Il a remporté plusieurs succès diplomatiques auprès de dirigeants du monde entier et, à travers sa Rainbow/PUSH Coalition, il a porté les revendications de fierté noire et d’autodétermination jusque dans les conseils d’administration des grandes entreprises, pressant les dirigeants de faire des États-Unis une société plus ouverte et plus équitable.

Jesse Jackson, troisième jour de la convention nationale démocrate à Philadelphie - 27 juillet 2016
Jesse Jackson, troisième jour de la convention nationale démocrate à Philadelphie - 27 juillet 2016 AP Photo

Lorsqu’il proclamait « I am Somebody », refrain d’un poème qu’il répétait souvent, il cherchait à toucher des personnes de toutes origines.

« Je suis peut-être pauvre, mais je suis quelqu’un ; je suis peut-être jeune, mais je suis quelqu’un ; je vis peut-être de l’aide sociale, mais je suis quelqu’un », scandait Jackson. Un message qu’il prenait au pied de la lettre et très à cœur, lui qui était passé de l’ombre du Sud ségrégué au statut de militant des droits civiques le plus connu d’Amérique depuis King.
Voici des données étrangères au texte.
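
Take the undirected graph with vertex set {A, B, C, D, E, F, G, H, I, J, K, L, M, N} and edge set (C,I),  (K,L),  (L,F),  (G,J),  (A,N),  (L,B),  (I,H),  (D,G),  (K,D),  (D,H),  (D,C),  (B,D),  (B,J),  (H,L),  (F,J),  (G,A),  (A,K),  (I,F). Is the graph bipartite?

A valid 2-coloring puts {B, C, E, F, G, H, K, M, N} on one side and {A, D, I, J, L} on the other; every edge crosses between the two sides.

Yes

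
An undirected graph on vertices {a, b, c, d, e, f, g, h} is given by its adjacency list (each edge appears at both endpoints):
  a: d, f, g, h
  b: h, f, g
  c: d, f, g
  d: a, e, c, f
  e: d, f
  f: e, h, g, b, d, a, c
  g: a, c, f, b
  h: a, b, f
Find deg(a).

4

Neighbors of a: d, f, g, h.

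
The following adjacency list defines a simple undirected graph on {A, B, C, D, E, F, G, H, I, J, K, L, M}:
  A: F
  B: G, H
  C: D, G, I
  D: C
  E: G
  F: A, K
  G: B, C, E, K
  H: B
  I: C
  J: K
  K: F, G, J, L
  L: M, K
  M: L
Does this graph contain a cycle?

No

|V| = 13, |E| = 12, number of components = 1.
Since 12 = 13 - 1, the graph is a forest and contains no cycle.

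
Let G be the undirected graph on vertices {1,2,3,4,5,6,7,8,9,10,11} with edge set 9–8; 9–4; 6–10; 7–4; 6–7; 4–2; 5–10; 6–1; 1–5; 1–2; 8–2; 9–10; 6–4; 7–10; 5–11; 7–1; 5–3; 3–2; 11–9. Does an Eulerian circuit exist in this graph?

Degrees: 1:4, 2:4, 3:2, 4:4, 5:4, 6:4, 7:4, 8:2, 9:4, 10:4, 11:2
Every vertex has even degree and the edges form a single connected piece, so an Eulerian circuit exists.

Yes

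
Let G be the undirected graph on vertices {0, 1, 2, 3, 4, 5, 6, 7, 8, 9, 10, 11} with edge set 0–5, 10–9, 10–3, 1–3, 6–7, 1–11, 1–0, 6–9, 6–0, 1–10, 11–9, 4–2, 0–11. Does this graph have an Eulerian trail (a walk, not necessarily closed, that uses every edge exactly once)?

No

Degrees: 0:4, 1:4, 2:1, 3:2, 4:1, 5:1, 6:3, 7:1, 8:0, 9:3, 10:3, 11:3
Odd-degree vertices: 2, 4, 5, 6, 7, 9, 10, 11 (8 total).
An Eulerian trail requires 0 or 2 odd-degree vertices; here there are 8.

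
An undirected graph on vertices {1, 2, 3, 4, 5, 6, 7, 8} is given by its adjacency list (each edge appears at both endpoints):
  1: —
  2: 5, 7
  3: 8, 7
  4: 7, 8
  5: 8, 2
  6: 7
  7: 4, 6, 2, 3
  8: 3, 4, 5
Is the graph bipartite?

5-2-7-3-8-5 is an odd cycle (length 5), and a bipartite graph can contain only even cycles.

No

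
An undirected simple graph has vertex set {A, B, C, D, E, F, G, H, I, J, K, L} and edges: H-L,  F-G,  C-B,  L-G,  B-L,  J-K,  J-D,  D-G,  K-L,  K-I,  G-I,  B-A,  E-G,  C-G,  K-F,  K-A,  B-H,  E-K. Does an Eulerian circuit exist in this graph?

Yes

Degrees: A:2, B:4, C:2, D:2, E:2, F:2, G:6, H:2, I:2, J:2, K:6, L:4
Every vertex has even degree and the edges form a single connected piece, so an Eulerian circuit exists.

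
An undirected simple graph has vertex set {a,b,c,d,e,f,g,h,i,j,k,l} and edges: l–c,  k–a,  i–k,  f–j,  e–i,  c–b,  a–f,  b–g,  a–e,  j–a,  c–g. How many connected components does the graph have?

4

Component: {d}
Component: {h}
Component: {b, c, g, l}
Component: {a, e, f, i, j, k}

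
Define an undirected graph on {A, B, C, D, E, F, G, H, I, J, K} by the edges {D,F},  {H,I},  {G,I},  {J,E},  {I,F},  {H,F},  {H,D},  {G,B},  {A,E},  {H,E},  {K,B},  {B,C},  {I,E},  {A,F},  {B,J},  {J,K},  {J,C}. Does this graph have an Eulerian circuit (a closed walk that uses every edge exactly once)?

Degrees: A:2, B:4, C:2, D:2, E:4, F:4, G:2, H:4, I:4, J:4, K:2
Every vertex has even degree and the edges form a single connected piece, so an Eulerian circuit exists.

Yes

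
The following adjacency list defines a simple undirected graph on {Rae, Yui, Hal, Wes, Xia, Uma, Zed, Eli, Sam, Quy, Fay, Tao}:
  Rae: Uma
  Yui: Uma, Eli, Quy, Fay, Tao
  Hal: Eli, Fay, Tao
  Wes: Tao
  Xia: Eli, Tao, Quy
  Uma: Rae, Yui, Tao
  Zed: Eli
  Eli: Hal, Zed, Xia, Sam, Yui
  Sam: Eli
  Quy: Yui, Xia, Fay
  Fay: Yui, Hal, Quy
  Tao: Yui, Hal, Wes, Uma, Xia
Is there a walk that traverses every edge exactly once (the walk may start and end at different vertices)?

No

Degrees: Rae:1, Yui:5, Hal:3, Wes:1, Xia:3, Uma:3, Zed:1, Eli:5, Sam:1, Quy:3, Fay:3, Tao:5
Odd-degree vertices: Rae, Yui, Hal, Wes, Xia, Uma, Zed, Eli, Sam, Quy, Fay, Tao (12 total).
With 12 odd-degree vertices (more than two), no single trail can use every edge.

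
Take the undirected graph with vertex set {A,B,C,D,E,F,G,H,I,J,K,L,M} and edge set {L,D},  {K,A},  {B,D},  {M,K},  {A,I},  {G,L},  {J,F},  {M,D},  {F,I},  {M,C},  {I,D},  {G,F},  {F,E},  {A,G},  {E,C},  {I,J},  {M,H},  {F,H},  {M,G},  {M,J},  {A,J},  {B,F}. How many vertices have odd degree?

Degrees: A:4, B:2, C:2, D:4, E:2, F:6, G:4, H:2, I:4, J:4, K:2, L:2, M:6
Odd-degree vertices: none.

0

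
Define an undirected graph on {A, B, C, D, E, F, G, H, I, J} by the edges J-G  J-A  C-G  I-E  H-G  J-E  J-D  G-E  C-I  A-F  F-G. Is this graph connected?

Component: {B}
Component: {A, C, D, E, F, G, H, I, J}
There are 2 separate components, so the graph is not connected.

No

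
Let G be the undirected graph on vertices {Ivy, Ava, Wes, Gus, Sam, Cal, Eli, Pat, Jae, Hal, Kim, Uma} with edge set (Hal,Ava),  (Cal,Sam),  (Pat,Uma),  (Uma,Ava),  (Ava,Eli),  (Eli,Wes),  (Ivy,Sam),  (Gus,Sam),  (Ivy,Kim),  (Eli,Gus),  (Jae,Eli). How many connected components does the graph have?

Component: {Ivy, Ava, Wes, Gus, Sam, Cal, Eli, Pat, Jae, Hal, Kim, Uma}

1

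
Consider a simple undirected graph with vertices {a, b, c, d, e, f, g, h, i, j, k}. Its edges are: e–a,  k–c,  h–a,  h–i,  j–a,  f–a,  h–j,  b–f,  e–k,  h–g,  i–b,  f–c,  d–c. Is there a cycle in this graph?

Yes

The graph has 11 vertices, 13 edges, and 1 connected component.
Since 13 > 11 - 1, a cycle must exist; for instance a-h-j-a.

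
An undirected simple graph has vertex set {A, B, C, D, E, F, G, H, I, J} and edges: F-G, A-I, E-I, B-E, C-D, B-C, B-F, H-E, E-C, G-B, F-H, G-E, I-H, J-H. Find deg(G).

Neighbors of G: B, E, F.

3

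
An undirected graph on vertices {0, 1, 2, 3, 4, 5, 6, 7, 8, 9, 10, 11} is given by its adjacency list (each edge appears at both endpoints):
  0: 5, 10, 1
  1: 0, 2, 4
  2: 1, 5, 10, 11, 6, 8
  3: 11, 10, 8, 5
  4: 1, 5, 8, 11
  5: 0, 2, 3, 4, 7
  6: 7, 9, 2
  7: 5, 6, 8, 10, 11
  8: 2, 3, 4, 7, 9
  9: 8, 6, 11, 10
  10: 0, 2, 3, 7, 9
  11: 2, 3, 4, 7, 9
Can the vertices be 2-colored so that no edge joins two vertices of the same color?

Yes

A valid 2-coloring puts {1, 5, 6, 8, 10, 11} on one side and {0, 2, 3, 4, 7, 9} on the other; every edge crosses between the two sides.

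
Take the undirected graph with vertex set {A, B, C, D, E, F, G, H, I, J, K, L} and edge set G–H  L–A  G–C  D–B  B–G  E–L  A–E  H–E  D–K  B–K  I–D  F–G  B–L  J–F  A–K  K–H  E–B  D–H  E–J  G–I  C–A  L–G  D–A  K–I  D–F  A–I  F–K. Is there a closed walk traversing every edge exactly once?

Degrees: A:6, B:5, C:2, D:6, E:5, F:4, G:6, H:4, I:4, J:2, K:6, L:4
B, E have odd degree; an Eulerian circuit needs every degree to be even, so none exists.

No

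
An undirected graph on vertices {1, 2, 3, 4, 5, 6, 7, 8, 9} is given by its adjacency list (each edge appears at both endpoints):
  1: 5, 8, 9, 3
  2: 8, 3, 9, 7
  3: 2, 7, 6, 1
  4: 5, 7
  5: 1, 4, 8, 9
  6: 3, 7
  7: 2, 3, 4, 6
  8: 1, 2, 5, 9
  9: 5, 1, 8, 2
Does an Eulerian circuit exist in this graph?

Yes

Degrees: 1:4, 2:4, 3:4, 4:2, 5:4, 6:2, 7:4, 8:4, 9:4
All degrees are even and the non-isolated vertices are connected — an Eulerian circuit exists.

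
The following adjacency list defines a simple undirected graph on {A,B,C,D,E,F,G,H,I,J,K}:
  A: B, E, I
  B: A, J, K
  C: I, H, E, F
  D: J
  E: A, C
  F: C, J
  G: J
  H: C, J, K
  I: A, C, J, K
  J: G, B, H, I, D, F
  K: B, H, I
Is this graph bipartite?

Yes

Color {B, D, E, F, G, H, I} black and {A, C, J, K} white. No edge joins two same-colored vertices, so the graph is bipartite.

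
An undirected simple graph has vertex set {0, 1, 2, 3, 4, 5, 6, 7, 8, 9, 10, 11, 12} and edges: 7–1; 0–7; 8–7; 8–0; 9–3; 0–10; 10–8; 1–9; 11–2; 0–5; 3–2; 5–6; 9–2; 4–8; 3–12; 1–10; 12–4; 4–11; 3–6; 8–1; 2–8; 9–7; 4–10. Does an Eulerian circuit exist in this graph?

Yes

Degrees: 0:4, 1:4, 2:4, 3:4, 4:4, 5:2, 6:2, 7:4, 8:6, 9:4, 10:4, 11:2, 12:2
All degrees are even and the non-isolated vertices are connected — an Eulerian circuit exists.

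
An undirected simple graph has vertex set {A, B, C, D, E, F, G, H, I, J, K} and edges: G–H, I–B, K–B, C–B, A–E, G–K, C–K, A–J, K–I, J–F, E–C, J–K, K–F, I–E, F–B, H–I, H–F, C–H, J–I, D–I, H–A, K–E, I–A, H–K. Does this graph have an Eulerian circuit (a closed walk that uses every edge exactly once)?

Degrees: A:4, B:4, C:4, D:1, E:4, F:4, G:2, H:6, I:7, J:4, K:8
Vertices with odd degree: D, I. An Eulerian circuit requires all degrees even.

No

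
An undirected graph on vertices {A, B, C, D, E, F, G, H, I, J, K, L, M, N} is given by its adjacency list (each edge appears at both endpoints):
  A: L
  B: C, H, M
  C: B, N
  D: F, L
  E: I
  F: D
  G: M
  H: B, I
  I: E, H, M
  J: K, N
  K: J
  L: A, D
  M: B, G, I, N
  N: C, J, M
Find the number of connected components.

2

Component: {A, D, F, L}
Component: {B, C, E, G, H, I, J, K, M, N}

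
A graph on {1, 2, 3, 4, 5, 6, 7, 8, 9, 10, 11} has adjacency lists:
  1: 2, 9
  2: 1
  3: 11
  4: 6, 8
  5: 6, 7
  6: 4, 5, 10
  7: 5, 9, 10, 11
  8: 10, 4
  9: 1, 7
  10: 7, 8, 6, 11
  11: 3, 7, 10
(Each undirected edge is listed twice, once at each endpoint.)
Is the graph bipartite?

7-10-11-7 is an odd cycle (length 3), and a bipartite graph can contain only even cycles.

No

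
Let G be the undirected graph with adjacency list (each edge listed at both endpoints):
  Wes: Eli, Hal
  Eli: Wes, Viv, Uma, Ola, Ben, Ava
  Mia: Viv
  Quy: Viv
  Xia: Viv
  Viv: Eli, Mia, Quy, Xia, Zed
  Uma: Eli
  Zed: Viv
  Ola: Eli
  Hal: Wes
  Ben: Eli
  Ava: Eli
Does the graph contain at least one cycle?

No

The graph has 12 vertices, 11 edges, and 1 connected component.
A forest on 12 vertices with 1 component has exactly 11 edges, which matches — so no cycle.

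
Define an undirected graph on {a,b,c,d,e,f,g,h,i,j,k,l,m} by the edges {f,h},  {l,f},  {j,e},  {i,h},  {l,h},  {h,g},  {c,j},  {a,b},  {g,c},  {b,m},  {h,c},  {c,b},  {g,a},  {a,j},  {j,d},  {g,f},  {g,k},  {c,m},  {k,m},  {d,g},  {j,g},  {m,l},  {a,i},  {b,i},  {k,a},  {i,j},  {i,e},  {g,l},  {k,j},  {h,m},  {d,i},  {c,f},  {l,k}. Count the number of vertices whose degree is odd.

6

Degrees: a:5, b:4, c:6, d:3, e:2, f:4, g:8, h:6, i:6, j:7, k:5, l:5, m:5
Odd-degree vertices: a, d, j, k, l, m.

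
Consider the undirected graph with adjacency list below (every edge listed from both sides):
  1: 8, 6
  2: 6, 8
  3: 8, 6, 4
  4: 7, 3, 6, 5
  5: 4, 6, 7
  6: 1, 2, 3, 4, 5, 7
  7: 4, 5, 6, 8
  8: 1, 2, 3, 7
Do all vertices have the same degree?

No

Degrees: 1:2, 2:2, 3:3, 4:4, 5:3, 6:6, 7:4, 8:4
Degrees are not all equal (e.g. deg(1)=2 but deg(6)=6); not regular.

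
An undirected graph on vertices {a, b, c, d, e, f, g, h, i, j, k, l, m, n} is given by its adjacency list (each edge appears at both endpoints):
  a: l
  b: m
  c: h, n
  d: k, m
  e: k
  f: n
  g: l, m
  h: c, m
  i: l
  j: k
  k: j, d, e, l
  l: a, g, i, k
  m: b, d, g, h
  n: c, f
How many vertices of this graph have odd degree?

6

Degrees: a:1, b:1, c:2, d:2, e:1, f:1, g:2, h:2, i:1, j:1, k:4, l:4, m:4, n:2
Odd-degree vertices: a, b, e, f, i, j.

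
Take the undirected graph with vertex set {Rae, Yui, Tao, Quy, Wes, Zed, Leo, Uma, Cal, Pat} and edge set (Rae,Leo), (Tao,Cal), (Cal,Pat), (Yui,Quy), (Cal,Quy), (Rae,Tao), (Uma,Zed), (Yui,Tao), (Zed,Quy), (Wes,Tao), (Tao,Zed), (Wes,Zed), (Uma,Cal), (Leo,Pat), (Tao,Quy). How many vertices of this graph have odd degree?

0

Degrees: Rae:2, Yui:2, Tao:6, Quy:4, Wes:2, Zed:4, Leo:2, Uma:2, Cal:4, Pat:2
Odd-degree vertices: none.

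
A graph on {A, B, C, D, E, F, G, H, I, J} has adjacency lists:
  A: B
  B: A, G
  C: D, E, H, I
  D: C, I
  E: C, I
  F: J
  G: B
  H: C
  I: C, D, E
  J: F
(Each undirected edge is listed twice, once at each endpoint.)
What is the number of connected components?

3

Component: {F, J}
Component: {A, B, G}
Component: {C, D, E, H, I}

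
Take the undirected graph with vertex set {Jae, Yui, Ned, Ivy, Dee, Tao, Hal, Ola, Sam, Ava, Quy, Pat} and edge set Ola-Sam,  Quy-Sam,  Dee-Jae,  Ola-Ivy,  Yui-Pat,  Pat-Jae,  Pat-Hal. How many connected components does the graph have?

Component: {Ned}
Component: {Tao}
Component: {Ava}
Component: {Ivy, Ola, Sam, Quy}
Component: {Jae, Yui, Dee, Hal, Pat}

5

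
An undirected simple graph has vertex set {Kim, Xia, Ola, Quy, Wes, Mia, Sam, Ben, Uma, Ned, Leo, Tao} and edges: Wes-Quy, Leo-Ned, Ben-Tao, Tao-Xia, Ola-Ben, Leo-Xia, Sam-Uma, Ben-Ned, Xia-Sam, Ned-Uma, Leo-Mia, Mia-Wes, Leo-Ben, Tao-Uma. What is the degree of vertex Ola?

Neighbors of Ola: Ben.

1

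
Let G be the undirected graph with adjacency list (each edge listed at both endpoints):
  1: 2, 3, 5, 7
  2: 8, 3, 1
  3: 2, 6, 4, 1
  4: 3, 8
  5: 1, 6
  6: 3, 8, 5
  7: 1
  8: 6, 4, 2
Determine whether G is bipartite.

2-1-3-2 is an odd cycle (length 3), and a bipartite graph can contain only even cycles.

No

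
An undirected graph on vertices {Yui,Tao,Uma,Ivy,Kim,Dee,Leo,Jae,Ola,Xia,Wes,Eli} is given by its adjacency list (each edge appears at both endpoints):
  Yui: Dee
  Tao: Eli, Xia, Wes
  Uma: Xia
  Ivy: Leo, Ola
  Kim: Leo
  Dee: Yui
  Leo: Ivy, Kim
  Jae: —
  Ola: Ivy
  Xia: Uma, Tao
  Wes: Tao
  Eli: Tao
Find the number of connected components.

Component: {Jae}
Component: {Yui, Dee}
Component: {Ivy, Kim, Leo, Ola}
Component: {Tao, Uma, Xia, Wes, Eli}

4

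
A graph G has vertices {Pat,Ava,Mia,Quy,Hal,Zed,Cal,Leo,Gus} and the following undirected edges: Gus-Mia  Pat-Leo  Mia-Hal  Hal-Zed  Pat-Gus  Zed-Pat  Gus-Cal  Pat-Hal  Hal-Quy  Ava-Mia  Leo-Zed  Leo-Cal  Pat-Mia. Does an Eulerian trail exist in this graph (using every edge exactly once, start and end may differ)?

Degrees: Pat:5, Ava:1, Mia:4, Quy:1, Hal:4, Zed:3, Cal:2, Leo:3, Gus:3
Odd-degree vertices: Pat, Ava, Quy, Zed, Leo, Gus (6 total).
With 6 odd-degree vertices (more than two), no single trail can use every edge.

No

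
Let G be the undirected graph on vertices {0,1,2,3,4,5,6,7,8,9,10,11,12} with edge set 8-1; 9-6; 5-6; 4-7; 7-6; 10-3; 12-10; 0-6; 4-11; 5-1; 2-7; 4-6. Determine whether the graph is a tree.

|V| = 13, |E| = 12.
It splits into 2 components, so it cannot be a tree.

No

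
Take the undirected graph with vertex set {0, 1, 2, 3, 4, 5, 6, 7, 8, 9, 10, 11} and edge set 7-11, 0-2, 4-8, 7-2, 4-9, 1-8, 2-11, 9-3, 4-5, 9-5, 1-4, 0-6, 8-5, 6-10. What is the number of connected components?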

Malgré les problèmes de santé de ses dernières années, Jackson a continué à protester contre l’injustice raciale jusque dans l’ère du mouvement Black Lives Matter.

« Même si nous gagnons, expliquait-il aux manifestants à Minneapolis, avant la condamnation pour meurtre du policier dont le genou avait empêché George Floyd de respirer, ce sera un soulagement, pas une victoire. Ils continuent à tuer les nôtres. Arrêtez la violence, sauvez les enfants. Gardez l’espoir vivant. »

Donald Trump avait réagi à ces protestations – le plus important mouvement de troubles sociaux aux États-Unis depuis les années 1960 – en menaçant d’envoyer l’armée. Jackson avait averti que cela ne ferait que provoquer « une riposte massive ».

« Nous devrons aller en prison, nous résisterons », confiait-il alors à Euronews. « Notre démocratie ne peut pas céder la place à un État policier. »

En 2024, il est apparu à la convention nationale démocrate à Chicago et à une réunion du conseil municipal pour soutenir une résolution appelant à un cessez-le-feu dans la guerre entre Israël et le Hamas.

Le révérend Jackson laisse dans le deuil son épouse, Jacqueline, leurs enfants – Santita, Jesse Jr., Jonathan, Yusef, Jacqueline et leur fille Ashley Jackson – ainsi que leurs petits-enfants.

Nos journalistes travaillent à cette information de dernière minute.